After 10 days I sliced off a piece to test and it was bit too salty so I soaked the pieces for 30 minutes or so with a few water changes. The next test was perfect.







I added CBP, onion powder and garlic powder and then dried on the smoker for 1.5 hours with no smoke at 120ish.I added apple chips and smoked for 2 hours at 140*





I decided to finish in my sous vide tub as it was COLD outside and I wanted a definate end time.I did 4 hours at 140* after looking at Baldwins SV chart for time /temps.

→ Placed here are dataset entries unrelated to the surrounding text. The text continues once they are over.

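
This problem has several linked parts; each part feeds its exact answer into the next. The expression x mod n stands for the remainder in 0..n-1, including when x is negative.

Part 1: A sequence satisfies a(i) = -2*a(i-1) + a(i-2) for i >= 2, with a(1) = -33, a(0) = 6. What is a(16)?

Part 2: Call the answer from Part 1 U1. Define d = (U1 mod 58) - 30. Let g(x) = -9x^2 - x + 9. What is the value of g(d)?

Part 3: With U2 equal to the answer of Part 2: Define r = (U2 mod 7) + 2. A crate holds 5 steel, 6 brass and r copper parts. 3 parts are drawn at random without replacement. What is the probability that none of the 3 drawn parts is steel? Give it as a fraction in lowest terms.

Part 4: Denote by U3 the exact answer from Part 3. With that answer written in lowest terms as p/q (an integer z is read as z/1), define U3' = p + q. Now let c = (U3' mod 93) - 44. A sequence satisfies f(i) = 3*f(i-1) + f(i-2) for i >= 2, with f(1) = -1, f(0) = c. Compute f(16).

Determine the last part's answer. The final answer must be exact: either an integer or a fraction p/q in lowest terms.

Part 1: a(2) = -2*(-33) + 1*(6) = 72; iterating: a(2)=72, a(3)=-177, a(4)=426, a(5)=-1029, a(6)=2484, a(7)=-5997, a(8)=14478, a(9)=-34953, a(10)=84384, a(11)=-203721, a(12)=491826, a(13)=-1187373, a(14)=2866572, a(15)=-6920517, a(16)=16707606; answer 16707606
Part 2: U1 = 16707606; d = -20; -9*(-20)^2 - 1*(-20)^1 + 9 = (-3600) + (20) + (9) = -3571; answer -3571
Part 3: U2 = -3571; r = 8; total draws C(19,3) = 969; favorable C(14,3) = 364; P = 364/969; answer 364/969
Part 4: U3 = 364/969; threaded value p + q = 1333; c = -13; f(2) = 3*(-1) + 1*(-13) = -16; iterating: f(2)=-16, f(3)=-49, f(4)=-163, f(5)=-538, f(6)=-1777, f(7)=-5869, f(8)=-19384, f(9)=-64021, f(10)=-211447, f(11)=-698362, f(12)=-2306533, f(13)=-7617961, f(14)=-25160416, f(15)=-83099209, f(16)=-274458043; answer -274458043

-274458043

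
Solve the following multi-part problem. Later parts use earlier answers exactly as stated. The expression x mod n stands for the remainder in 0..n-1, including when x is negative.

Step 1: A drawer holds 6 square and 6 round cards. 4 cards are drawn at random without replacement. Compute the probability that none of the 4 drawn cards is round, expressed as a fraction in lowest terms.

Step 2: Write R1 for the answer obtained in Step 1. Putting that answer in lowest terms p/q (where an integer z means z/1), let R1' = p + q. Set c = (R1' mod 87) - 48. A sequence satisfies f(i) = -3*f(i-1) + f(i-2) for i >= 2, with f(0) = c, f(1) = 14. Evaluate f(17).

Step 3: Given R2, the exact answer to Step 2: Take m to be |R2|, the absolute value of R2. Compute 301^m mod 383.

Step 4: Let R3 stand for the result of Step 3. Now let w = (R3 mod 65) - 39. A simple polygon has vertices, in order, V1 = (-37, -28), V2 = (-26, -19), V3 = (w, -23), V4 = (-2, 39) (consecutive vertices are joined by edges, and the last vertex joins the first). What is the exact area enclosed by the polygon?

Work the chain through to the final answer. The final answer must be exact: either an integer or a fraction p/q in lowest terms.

Step 1: total draws C(12,4) = 495; favorable C(6,4) = 15; P = 1/33; answer 1/33
Step 2: R1 = 1/33; threaded value p + q = 34; c = -14; f(2) = -3*(14) + 1*(-14) = -56; iterating: f(2)=-56, f(3)=182, f(4)=-602, f(5)=1988, f(6)=-6566, f(7)=21686, f(8)=-71624, f(9)=236558, f(10)=-781298, f(11)=2580452, f(12)=-8522654, f(13)=28148414, f(14)=-92967896, f(15)=307052102, f(16)=-1014124202, f(17)=3349424708; answer 3349424708
Step 3: R2 = 3349424708; m = 3349424708; squarings mod 383: 301^1=301, 301^2=213, 301^4=175, 301^8=368, 301^16=225, 301^32=69, 301^64=165, 301^128=32, 301^256=258, 301^512=305, 301^1024=339, 301^2048=21, 301^4096=58, 301^8192=300, 301^16384=378, 301^32768=25, 301^65536=242, 301^131072=348, 301^262144=76, 301^524288=31, 301^1048576=195, 301^2097152=108, 301^4194304=174, 301^8388608=19, 301^16777216=361, 301^33554432=101, 301^67108864=243, 301^134217728=67, 301^268435456=276, 301^536870912=342, 301^1073741824=149, 301^2147483648=370; 301^3349424708 = 301^4 * 301^64 * 301^512 * 301^2048 * 301^8192 * 301^262144 * 301^2097152 * 301^8388608 * 301^16777216 * 301^33554432 * 301^67108864 * 301^1073741824 * 301^2147483648 = 152 (mod 383); answer 152
Step 4: R3 = 152; w = -17; cross terms: (-37*-19 - -26*-28)=-25, (-26*-23 - -17*-19)=275, (-17*39 - -2*-23)=-709, (-2*-28 - -37*39)=1499; twice the area = |1040| = 1040; area = 520; answer 520

520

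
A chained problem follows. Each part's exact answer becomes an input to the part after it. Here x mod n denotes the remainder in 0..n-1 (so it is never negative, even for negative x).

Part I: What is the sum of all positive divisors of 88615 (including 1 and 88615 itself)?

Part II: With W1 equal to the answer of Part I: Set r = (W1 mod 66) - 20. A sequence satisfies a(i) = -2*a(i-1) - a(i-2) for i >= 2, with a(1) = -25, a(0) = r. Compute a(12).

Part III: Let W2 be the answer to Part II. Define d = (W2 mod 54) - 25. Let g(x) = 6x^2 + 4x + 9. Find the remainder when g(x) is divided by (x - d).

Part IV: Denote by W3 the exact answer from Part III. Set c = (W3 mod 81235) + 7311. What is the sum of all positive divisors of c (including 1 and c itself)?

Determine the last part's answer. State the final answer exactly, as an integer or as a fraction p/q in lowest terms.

Part I: 88615 = 5 * 37 * 479; sigma = (1 + 5) * (1 + 37) * (1 + 479) = 6 * 38 * 480 = 109440; answer 109440
Part II: W1 = 109440; r = -8; a(2) = -2*(-25) - 1*(-8) = 58; iterating: a(2)=58, a(3)=-91, a(4)=124, a(5)=-157, a(6)=190, a(7)=-223, a(8)=256, a(9)=-289, a(10)=322, a(11)=-355, a(12)=388; answer 388
Part III: W2 = 388; d = -15; remainder = value at the root: 6*(-15)^2 + 4*(-15)^1 + 9 = (1350) + (-60) + (9) = 1299; answer 1299
Part IV: W3 = 1299; c = 8610; 8610 = 2 * 3 * 5 * 7 * 41; sigma = (1 + 2) * (1 + 3) * (1 + 5) * (1 + 7) * (1 + 41) = 3 * 4 * 6 * 8 * 42 = 24192; answer 24192

24192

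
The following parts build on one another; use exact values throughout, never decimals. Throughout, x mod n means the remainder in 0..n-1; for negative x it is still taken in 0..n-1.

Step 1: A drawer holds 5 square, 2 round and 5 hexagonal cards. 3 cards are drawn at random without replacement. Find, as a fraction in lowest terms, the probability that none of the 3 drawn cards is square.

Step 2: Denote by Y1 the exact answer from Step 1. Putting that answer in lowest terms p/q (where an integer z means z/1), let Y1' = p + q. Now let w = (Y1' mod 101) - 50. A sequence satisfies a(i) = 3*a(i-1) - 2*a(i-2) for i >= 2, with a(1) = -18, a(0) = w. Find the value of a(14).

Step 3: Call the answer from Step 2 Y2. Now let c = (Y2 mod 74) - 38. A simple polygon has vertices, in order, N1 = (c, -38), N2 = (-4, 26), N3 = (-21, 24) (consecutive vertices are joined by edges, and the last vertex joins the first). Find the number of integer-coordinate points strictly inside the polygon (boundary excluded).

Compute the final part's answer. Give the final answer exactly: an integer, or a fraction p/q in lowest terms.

Step 1: total draws C(12,3) = 220; favorable C(7,3) = 35; P = 7/44; answer 7/44
Step 2: Y1 = 7/44; threaded value p + q = 51; w = 1; a(2) = 3*(-18) - 2*(1) = -56; iterating: a(2)=-56, a(3)=-132, a(4)=-284, a(5)=-588, a(6)=-1196, a(7)=-2412, a(8)=-4844, a(9)=-9708, a(10)=-19436, a(11)=-38892, a(12)=-77804, a(13)=-155628, a(14)=-311276; answer -311276
Step 3: Y2 = -311276; c = 4; cross terms: (4*26 - -4*-38)=-48, (-4*24 - -21*26)=450, (-21*-38 - 4*24)=702; twice the area = |1104| = 1104; area = 552; boundary points = 8 + 1 + 1 = 10; strictly interior points = area - boundary/2 + 1 = 548; answer 548

548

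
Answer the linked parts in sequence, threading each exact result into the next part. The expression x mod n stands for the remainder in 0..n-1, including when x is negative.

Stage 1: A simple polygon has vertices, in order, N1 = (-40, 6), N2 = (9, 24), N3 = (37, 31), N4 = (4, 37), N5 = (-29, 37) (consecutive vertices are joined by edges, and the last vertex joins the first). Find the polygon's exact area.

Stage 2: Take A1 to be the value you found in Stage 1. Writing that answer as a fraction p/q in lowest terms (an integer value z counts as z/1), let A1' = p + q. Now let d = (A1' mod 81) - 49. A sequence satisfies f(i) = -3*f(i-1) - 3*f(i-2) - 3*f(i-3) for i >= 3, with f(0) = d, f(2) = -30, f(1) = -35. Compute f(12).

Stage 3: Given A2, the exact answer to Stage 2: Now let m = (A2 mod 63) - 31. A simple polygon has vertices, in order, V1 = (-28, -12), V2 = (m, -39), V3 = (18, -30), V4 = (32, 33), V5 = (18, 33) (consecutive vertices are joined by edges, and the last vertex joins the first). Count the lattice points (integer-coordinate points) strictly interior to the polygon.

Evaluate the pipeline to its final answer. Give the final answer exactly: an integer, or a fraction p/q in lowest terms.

2526

Stage 1: cross terms: (-40*24 - 9*6)=-1014, (9*31 - 37*24)=-609, (37*37 - 4*31)=1245, (4*37 - -29*37)=1221, (-29*6 - -40*37)=1306; twice the area = |2149| = 2149; area = 2149/2; answer 2149/2
Stage 2: A1 = 2149/2; threaded value p + q = 2151; d = -4; f(3) = -3*(-30) - 3*(-35) - 3*(-4) = 207; iterating: f(3)=207, f(4)=-426, f(5)=747, f(6)=-1584, f(7)=3789, f(8)=-8856, f(9)=19953, f(10)=-44658, f(11)=100683, f(12)=-227934; answer -227934
Stage 3: A2 = -227934; m = -31; cross terms: (-28*-39 - -31*-12)=720, (-31*-30 - 18*-39)=1632, (18*33 - 32*-30)=1554, (32*33 - 18*33)=462, (18*-12 - -28*33)=708; twice the area = |5076| = 5076; area = 2538; boundary points = 3 + 1 + 7 + 14 + 1 = 26; strictly interior points = area - boundary/2 + 1 = 2526; answer 2526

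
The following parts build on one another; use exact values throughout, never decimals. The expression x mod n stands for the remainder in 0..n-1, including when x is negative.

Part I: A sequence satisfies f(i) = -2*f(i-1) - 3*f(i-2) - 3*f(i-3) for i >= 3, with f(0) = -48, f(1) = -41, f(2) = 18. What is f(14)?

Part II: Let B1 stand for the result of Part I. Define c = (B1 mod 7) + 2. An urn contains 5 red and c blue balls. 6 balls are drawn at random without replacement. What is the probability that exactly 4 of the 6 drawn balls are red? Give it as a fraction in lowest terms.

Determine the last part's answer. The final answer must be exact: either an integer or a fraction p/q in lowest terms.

Part I: f(3) = -2*(18) - 3*(-41) - 3*(-48) = 231; iterating: f(3)=231, f(4)=-393, f(5)=39, f(6)=408, f(7)=246, f(8)=-1833, f(9)=1704, f(10)=1353, f(11)=-2319, f(12)=-4533, f(13)=11964, f(14)=-3372; answer -3372
Part II: B1 = -3372; c = 4; total draws C(9,6) = 84; favorable C(5,4)*C(4,2) = 30; P = 5/14; answer 5/14

5/14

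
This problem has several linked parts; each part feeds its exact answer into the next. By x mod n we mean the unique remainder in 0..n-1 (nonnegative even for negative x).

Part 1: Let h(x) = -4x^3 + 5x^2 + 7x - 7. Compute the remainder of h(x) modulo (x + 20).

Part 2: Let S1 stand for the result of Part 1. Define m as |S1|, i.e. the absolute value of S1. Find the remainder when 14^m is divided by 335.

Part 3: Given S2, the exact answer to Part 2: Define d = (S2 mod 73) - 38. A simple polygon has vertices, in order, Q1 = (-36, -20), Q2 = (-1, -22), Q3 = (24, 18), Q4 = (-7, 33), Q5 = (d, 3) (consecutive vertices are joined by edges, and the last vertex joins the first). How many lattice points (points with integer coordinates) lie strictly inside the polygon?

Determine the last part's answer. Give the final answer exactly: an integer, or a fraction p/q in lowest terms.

Part 1: remainder = value at the root: -4*(-20)^3 + 5*(-20)^2 + 7*(-20)^1 - 7 = (32000) + (2000) + (-140) + (-7) = 33853; answer 33853
Part 2: S1 = 33853; m = 33853; squarings mod 335: 14^1=14, 14^2=196, 14^4=226, 14^8=156, 14^16=216, 14^32=91, 14^64=241, 14^128=126, 14^256=131, 14^512=76, 14^1024=81, 14^2048=196, 14^4096=226, 14^8192=156, 14^16384=216, 14^32768=91; 14^33853 = 14^1 * 14^4 * 14^8 * 14^16 * 14^32 * 14^1024 * 14^32768 = 9 (mod 335); answer 9
Part 3: S2 = 9; d = -29; cross terms: (-36*-22 - -1*-20)=772, (-1*18 - 24*-22)=510, (24*33 - -7*18)=918, (-7*3 - -29*33)=936, (-29*-20 - -36*3)=688; twice the area = |3824| = 3824; area = 1912; boundary points = 1 + 5 + 1 + 2 + 1 = 10; strictly interior points = area - boundary/2 + 1 = 1908; answer 1908

1908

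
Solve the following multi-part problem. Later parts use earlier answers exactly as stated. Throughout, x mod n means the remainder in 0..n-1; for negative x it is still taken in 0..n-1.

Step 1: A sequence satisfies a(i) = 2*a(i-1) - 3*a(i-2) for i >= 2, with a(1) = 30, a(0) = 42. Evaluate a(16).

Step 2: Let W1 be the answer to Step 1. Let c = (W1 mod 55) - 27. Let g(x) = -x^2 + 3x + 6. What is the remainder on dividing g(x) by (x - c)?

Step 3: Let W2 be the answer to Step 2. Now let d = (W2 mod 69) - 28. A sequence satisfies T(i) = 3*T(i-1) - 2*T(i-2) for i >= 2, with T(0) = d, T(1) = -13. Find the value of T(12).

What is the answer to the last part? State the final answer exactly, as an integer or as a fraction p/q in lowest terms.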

 I put the bags in the fridge after cooling them off outside and let them sit for a few days. Sliced the bacon up this AM and am pleased with the results:





I see my foot in the picture LOL, the bacon was very tasty and maybe more tender than by just smoking. The back fat  had a creamier texture for sure.I packed it up and threw most in the freezer for future breakfasts. I liked the idea of having a set finish time by using the SV after smoking,also didn't have holes in my bacon from a temp probe :).Thanks for looking ! CM


----------



## sawhorseray (Dec 24, 2019)

Pretty innovative, nice piece of work! Like, RAY


----------



## pushok2018 (Dec 24, 2019)

Great job on Canadian bacon, Ray! Looks perfect! In fact, I always cook Canadian bacon  the same way you do. Cure it for 12-14 days in the fridge (dry cure), smoke it for about 4-5  hours at 150F and finishing it vac packed in the water bath at 150 - 155F till IT get to around 150F.


----------



## disco (Dec 24, 2019)

Beautiful bacon and a big like! If you put the probe in from the side, you won't get holes in your bacon!

Disco


----------



## WaterinHoleBrew (Dec 24, 2019)

Nice job CM, looks real tasty!


----------



## crazymoon (Dec 24, 2019)

disco said:


> Beautiful bacon and a big like! If you put the probe in from the side, you won't get holes in your bacon!
> 
> Disco


D, I always copy you and Bear on the "back" bacon :) ! I always stick the probe in from the end because  I know it's in the center,if I come in from the side I'm afraid I'll be too short or too far with the probe.


----------



## disco (Dec 24, 2019)

crazymoon said:


> D, I always copy you and Bear on the "back" bacon :) ! I always stick the probe in from the end because  I know it's in the center,if I come in from the side I'm afraid I'll be too short or too far with the probe.


Most probes only measure just above the tip but whatever makes you comfortable! You obviously have bacon making down pat!


----------



## crazymoon (Dec 25, 2019)

disco said:


> Most probes only measure just above the tip but whatever makes you comfortable! You obviously have bacon making down pat!


 D,  I meant that I strive to hit the center of the product being smoked and feel comfortable coming in from the end . :)


----------



## gmc2003 (Dec 25, 2019)

Your Canadian Bacon looks really good Crazy.  Nicely done

Point for sure
Chris


----------